Dhlamini was born and raised in Soweto and says that he always had an interest in learning new things.
“I was about 6 years old when I got my first computer. I then taught myself everything about computers”, said Dlamini.
When he was completing his Undergraduate Degree in Strategic Communications at the University of Johannesburg, Dhlamini said he applied for a job at Uber. To his disappointment, he was rejected.
However, the young student then persevered, adamant to land a job at the ride-hailing company.
“I applied for back-end work from digital strategy to operations at all of the Uber branches in South Africa and London”, said the 26-year-old.
After being rejected by Uber and Taxify for three years, Dhlamini then decided to found his own start-up.
Picture: Founder of Green Scooter, Fezile Dhlamini. (Supplied).

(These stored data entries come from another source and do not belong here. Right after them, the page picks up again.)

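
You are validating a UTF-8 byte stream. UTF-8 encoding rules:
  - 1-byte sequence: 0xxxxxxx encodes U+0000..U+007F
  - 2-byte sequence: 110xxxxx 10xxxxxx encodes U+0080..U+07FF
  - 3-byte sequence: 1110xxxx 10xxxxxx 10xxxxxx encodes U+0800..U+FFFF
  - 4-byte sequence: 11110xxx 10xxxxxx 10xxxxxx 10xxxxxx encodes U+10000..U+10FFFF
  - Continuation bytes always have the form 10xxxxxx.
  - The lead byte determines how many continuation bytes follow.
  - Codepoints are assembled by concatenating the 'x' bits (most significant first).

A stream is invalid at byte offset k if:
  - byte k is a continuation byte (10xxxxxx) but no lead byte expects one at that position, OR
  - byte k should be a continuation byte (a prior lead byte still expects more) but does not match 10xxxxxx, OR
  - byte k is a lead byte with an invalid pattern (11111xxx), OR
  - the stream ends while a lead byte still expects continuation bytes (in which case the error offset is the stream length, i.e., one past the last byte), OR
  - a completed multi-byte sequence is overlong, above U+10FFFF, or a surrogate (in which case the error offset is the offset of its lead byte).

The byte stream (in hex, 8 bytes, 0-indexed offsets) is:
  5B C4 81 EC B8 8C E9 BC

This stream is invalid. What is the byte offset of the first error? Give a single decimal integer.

Answer: 8

Derivation:
Byte[0]=5B: 1-byte ASCII. cp=U+005B
Byte[1]=C4: 2-byte lead, need 1 cont bytes. acc=0x4
Byte[2]=81: continuation. acc=(acc<<6)|0x01=0x101
Completed: cp=U+0101 (starts at byte 1)
Byte[3]=EC: 3-byte lead, need 2 cont bytes. acc=0xC
Byte[4]=B8: continuation. acc=(acc<<6)|0x38=0x338
Byte[5]=8C: continuation. acc=(acc<<6)|0x0C=0xCE0C
Completed: cp=U+CE0C (starts at byte 3)
Byte[6]=E9: 3-byte lead, need 2 cont bytes. acc=0x9
Byte[7]=BC: continuation. acc=(acc<<6)|0x3C=0x27C
Byte[8]: stream ended, expected continuation. INVALID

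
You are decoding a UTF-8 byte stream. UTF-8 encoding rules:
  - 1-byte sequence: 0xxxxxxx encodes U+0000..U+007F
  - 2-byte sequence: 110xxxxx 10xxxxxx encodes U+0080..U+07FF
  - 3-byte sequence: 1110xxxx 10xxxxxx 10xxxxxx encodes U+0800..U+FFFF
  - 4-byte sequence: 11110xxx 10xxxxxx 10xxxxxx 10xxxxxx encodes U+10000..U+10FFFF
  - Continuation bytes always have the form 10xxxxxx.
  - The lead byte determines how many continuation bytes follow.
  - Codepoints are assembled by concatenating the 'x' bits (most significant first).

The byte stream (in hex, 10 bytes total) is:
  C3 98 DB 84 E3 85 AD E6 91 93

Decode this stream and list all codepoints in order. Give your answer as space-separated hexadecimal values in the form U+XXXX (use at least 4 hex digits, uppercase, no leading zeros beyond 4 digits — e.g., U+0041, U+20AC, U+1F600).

Byte[0]=C3: 2-byte lead, need 1 cont bytes. acc=0x3
Byte[1]=98: continuation. acc=(acc<<6)|0x18=0xD8
Completed: cp=U+00D8 (starts at byte 0)
Byte[2]=DB: 2-byte lead, need 1 cont bytes. acc=0x1B
Byte[3]=84: continuation. acc=(acc<<6)|0x04=0x6C4
Completed: cp=U+06C4 (starts at byte 2)
Byte[4]=E3: 3-byte lead, need 2 cont bytes. acc=0x3
Byte[5]=85: continuation. acc=(acc<<6)|0x05=0xC5
Byte[6]=AD: continuation. acc=(acc<<6)|0x2D=0x316D
Completed: cp=U+316D (starts at byte 4)
Byte[7]=E6: 3-byte lead, need 2 cont bytes. acc=0x6
Byte[8]=91: continuation. acc=(acc<<6)|0x11=0x191
Byte[9]=93: continuation. acc=(acc<<6)|0x13=0x6453
Completed: cp=U+6453 (starts at byte 7)

Answer: U+00D8 U+06C4 U+316D U+6453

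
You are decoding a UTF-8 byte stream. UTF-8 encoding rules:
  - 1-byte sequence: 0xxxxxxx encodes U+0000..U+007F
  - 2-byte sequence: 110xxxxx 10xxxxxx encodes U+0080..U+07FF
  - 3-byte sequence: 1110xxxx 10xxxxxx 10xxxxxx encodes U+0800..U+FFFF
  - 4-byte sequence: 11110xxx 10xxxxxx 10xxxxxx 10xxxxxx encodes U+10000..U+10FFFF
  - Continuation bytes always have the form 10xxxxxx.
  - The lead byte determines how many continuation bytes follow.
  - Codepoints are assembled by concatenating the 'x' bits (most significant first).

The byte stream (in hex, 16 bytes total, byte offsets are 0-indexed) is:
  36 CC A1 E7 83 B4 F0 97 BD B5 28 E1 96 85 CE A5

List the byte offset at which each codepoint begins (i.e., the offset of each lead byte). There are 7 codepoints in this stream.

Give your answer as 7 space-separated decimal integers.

Answer: 0 1 3 6 10 11 14

Derivation:
Byte[0]=36: 1-byte ASCII. cp=U+0036
Byte[1]=CC: 2-byte lead, need 1 cont bytes. acc=0xC
Byte[2]=A1: continuation. acc=(acc<<6)|0x21=0x321
Completed: cp=U+0321 (starts at byte 1)
Byte[3]=E7: 3-byte lead, need 2 cont bytes. acc=0x7
Byte[4]=83: continuation. acc=(acc<<6)|0x03=0x1C3
Byte[5]=B4: continuation. acc=(acc<<6)|0x34=0x70F4
Completed: cp=U+70F4 (starts at byte 3)
Byte[6]=F0: 4-byte lead, need 3 cont bytes. acc=0x0
Byte[7]=97: continuation. acc=(acc<<6)|0x17=0x17
Byte[8]=BD: continuation. acc=(acc<<6)|0x3D=0x5FD
Byte[9]=B5: continuation. acc=(acc<<6)|0x35=0x17F75
Completed: cp=U+17F75 (starts at byte 6)
Byte[10]=28: 1-byte ASCII. cp=U+0028
Byte[11]=E1: 3-byte lead, need 2 cont bytes. acc=0x1
Byte[12]=96: continuation. acc=(acc<<6)|0x16=0x56
Byte[13]=85: continuation. acc=(acc<<6)|0x05=0x1585
Completed: cp=U+1585 (starts at byte 11)
Byte[14]=CE: 2-byte lead, need 1 cont bytes. acc=0xE
Byte[15]=A5: continuation. acc=(acc<<6)|0x25=0x3A5
Completed: cp=U+03A5 (starts at byte 14)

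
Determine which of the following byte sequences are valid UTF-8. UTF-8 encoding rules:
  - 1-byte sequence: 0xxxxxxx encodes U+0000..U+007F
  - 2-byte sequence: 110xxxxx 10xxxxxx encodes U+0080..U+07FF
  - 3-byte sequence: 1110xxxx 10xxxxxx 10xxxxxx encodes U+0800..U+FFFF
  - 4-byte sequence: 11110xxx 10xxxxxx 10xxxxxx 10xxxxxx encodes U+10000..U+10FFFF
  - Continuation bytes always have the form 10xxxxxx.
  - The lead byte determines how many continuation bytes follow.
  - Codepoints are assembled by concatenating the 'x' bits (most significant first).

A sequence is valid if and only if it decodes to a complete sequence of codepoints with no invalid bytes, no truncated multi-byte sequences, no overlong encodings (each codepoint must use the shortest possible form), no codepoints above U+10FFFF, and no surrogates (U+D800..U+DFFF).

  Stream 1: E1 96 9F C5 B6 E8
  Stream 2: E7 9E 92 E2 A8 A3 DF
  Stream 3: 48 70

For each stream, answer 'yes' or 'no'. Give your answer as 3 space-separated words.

Stream 1: error at byte offset 6. INVALID
Stream 2: error at byte offset 7. INVALID
Stream 3: decodes cleanly. VALID

Answer: no no yes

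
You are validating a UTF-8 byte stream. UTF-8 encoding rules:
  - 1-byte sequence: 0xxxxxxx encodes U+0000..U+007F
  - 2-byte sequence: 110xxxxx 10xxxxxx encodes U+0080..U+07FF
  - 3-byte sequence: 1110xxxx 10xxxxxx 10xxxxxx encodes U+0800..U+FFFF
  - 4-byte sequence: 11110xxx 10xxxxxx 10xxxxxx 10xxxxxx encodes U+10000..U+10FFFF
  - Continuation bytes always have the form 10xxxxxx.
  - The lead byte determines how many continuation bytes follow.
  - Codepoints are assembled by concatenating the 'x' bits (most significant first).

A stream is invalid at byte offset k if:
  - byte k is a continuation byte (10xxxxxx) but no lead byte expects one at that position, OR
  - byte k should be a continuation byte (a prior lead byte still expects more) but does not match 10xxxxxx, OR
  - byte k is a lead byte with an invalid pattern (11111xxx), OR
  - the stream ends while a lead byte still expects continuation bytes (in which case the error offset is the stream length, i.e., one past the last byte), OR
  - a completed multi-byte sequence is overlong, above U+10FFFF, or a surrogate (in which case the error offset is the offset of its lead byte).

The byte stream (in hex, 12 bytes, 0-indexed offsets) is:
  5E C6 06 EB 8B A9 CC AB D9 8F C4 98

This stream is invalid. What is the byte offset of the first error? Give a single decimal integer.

Byte[0]=5E: 1-byte ASCII. cp=U+005E
Byte[1]=C6: 2-byte lead, need 1 cont bytes. acc=0x6
Byte[2]=06: expected 10xxxxxx continuation. INVALID

Answer: 2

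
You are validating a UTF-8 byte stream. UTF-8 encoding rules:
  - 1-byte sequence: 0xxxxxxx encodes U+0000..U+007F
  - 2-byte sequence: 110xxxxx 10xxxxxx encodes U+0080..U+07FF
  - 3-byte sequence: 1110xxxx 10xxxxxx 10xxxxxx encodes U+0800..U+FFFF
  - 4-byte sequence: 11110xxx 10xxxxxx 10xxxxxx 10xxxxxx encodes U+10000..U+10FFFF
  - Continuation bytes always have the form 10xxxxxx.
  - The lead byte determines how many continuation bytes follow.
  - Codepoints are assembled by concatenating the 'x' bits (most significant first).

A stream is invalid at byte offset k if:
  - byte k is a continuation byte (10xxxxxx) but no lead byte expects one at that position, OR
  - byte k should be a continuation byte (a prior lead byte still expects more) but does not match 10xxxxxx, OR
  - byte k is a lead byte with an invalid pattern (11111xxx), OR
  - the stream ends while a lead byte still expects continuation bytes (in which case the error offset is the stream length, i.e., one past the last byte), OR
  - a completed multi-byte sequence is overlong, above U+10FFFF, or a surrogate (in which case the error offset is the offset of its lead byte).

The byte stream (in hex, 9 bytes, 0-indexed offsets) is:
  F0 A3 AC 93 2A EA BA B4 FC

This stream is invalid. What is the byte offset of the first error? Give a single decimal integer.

Byte[0]=F0: 4-byte lead, need 3 cont bytes. acc=0x0
Byte[1]=A3: continuation. acc=(acc<<6)|0x23=0x23
Byte[2]=AC: continuation. acc=(acc<<6)|0x2C=0x8EC
Byte[3]=93: continuation. acc=(acc<<6)|0x13=0x23B13
Completed: cp=U+23B13 (starts at byte 0)
Byte[4]=2A: 1-byte ASCII. cp=U+002A
Byte[5]=EA: 3-byte lead, need 2 cont bytes. acc=0xA
Byte[6]=BA: continuation. acc=(acc<<6)|0x3A=0x2BA
Byte[7]=B4: continuation. acc=(acc<<6)|0x34=0xAEB4
Completed: cp=U+AEB4 (starts at byte 5)
Byte[8]=FC: INVALID lead byte (not 0xxx/110x/1110/11110)

Answer: 8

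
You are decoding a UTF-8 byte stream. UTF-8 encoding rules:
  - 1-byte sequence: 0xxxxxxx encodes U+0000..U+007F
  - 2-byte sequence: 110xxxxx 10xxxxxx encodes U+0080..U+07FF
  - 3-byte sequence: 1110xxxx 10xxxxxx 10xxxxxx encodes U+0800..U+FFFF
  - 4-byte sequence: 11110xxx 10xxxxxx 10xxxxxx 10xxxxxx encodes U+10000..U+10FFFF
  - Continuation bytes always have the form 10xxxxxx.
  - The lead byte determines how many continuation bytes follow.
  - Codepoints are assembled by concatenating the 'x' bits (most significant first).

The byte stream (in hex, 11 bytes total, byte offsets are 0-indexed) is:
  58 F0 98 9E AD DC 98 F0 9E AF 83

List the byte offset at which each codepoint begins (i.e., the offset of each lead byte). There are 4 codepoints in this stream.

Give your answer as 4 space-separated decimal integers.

Answer: 0 1 5 7

Derivation:
Byte[0]=58: 1-byte ASCII. cp=U+0058
Byte[1]=F0: 4-byte lead, need 3 cont bytes. acc=0x0
Byte[2]=98: continuation. acc=(acc<<6)|0x18=0x18
Byte[3]=9E: continuation. acc=(acc<<6)|0x1E=0x61E
Byte[4]=AD: continuation. acc=(acc<<6)|0x2D=0x187AD
Completed: cp=U+187AD (starts at byte 1)
Byte[5]=DC: 2-byte lead, need 1 cont bytes. acc=0x1C
Byte[6]=98: continuation. acc=(acc<<6)|0x18=0x718
Completed: cp=U+0718 (starts at byte 5)
Byte[7]=F0: 4-byte lead, need 3 cont bytes. acc=0x0
Byte[8]=9E: continuation. acc=(acc<<6)|0x1E=0x1E
Byte[9]=AF: continuation. acc=(acc<<6)|0x2F=0x7AF
Byte[10]=83: continuation. acc=(acc<<6)|0x03=0x1EBC3
Completed: cp=U+1EBC3 (starts at byte 7)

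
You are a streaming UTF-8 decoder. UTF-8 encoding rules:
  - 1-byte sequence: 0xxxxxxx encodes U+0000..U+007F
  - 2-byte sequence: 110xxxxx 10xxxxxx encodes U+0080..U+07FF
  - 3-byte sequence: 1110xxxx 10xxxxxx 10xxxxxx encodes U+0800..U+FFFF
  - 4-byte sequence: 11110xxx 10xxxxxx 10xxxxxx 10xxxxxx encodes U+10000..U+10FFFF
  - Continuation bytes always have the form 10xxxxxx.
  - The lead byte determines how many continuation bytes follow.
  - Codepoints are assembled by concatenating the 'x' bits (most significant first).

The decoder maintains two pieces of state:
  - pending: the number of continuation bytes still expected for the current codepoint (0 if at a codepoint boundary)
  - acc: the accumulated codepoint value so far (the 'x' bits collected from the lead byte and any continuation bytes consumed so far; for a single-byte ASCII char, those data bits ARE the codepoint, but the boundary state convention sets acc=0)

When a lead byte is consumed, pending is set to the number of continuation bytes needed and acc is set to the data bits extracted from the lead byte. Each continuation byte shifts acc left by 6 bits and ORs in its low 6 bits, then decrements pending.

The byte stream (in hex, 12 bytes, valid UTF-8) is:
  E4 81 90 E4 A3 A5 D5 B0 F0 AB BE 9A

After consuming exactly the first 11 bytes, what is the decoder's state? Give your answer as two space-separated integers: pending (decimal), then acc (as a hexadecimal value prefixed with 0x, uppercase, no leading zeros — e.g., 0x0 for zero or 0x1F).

Answer: 1 0xAFE

Derivation:
Byte[0]=E4: 3-byte lead. pending=2, acc=0x4
Byte[1]=81: continuation. acc=(acc<<6)|0x01=0x101, pending=1
Byte[2]=90: continuation. acc=(acc<<6)|0x10=0x4050, pending=0
Byte[3]=E4: 3-byte lead. pending=2, acc=0x4
Byte[4]=A3: continuation. acc=(acc<<6)|0x23=0x123, pending=1
Byte[5]=A5: continuation. acc=(acc<<6)|0x25=0x48E5, pending=0
Byte[6]=D5: 2-byte lead. pending=1, acc=0x15
Byte[7]=B0: continuation. acc=(acc<<6)|0x30=0x570, pending=0
Byte[8]=F0: 4-byte lead. pending=3, acc=0x0
Byte[9]=AB: continuation. acc=(acc<<6)|0x2B=0x2B, pending=2
Byte[10]=BE: continuation. acc=(acc<<6)|0x3E=0xAFE, pending=1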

In December 2015, the idea of Green Scooter was born. The founder says that he was on holiday in Richards Bay and he noticed how everyone was walking to get to their destination. He then used the commuting concept and decided to realise his dream.
“I realised my own dream and that I can make it happen myself. No one owes you anything and I used my rejection to fuel it into fire to start my business”, said Dhlamini.
“I did a lot of research on marketing ideas and at the same time, I was also heavily invested in tech”, adds Dhlamini.
Dhlamini then imported electric scooters from Sweden and founded his own ride-sharing service, Green Scooter.
Green Scooter uses the same model as Uber and Taxify, says Dhlamini. However, it is 30% cheaper.
Green Scooter will function as both a ride-sharing service which will transport two people at a time and in the long term, it will transport cargo.
The service will function via a mobile app, which will be launched on September 1st in Johannesburg. In its pilot phase, Dhlamini will deploy 10 electric scooters around Johannesburg to test it and ensure that it serves the desired function.
“People want convenience and a personal experience and what better way to get that without paying a large amount of money”, says Dhlamini.
When asked what advice he would give to aspiring entrepreneurs or individuals who are facing a deadlock in their job, Dhlamini says:
“People invest in entrepreneurs and that is how businesses make sense. If you are passionate about something and believe that it will work then you will succeed”. However, the entrepreneur adds that it is important to note that not everyone is going to be an entrepreneur. “You need to find your fit”.
Dhlamini says that rejection is also not a bad thing. It is one of those things that happen but you can learn from it. He admits that he nearly went into business with certain people. It later turned out that they were not the right people to go into business with.
“Rejection is one step closer to what you are trying to achieve”, Dhlamini says.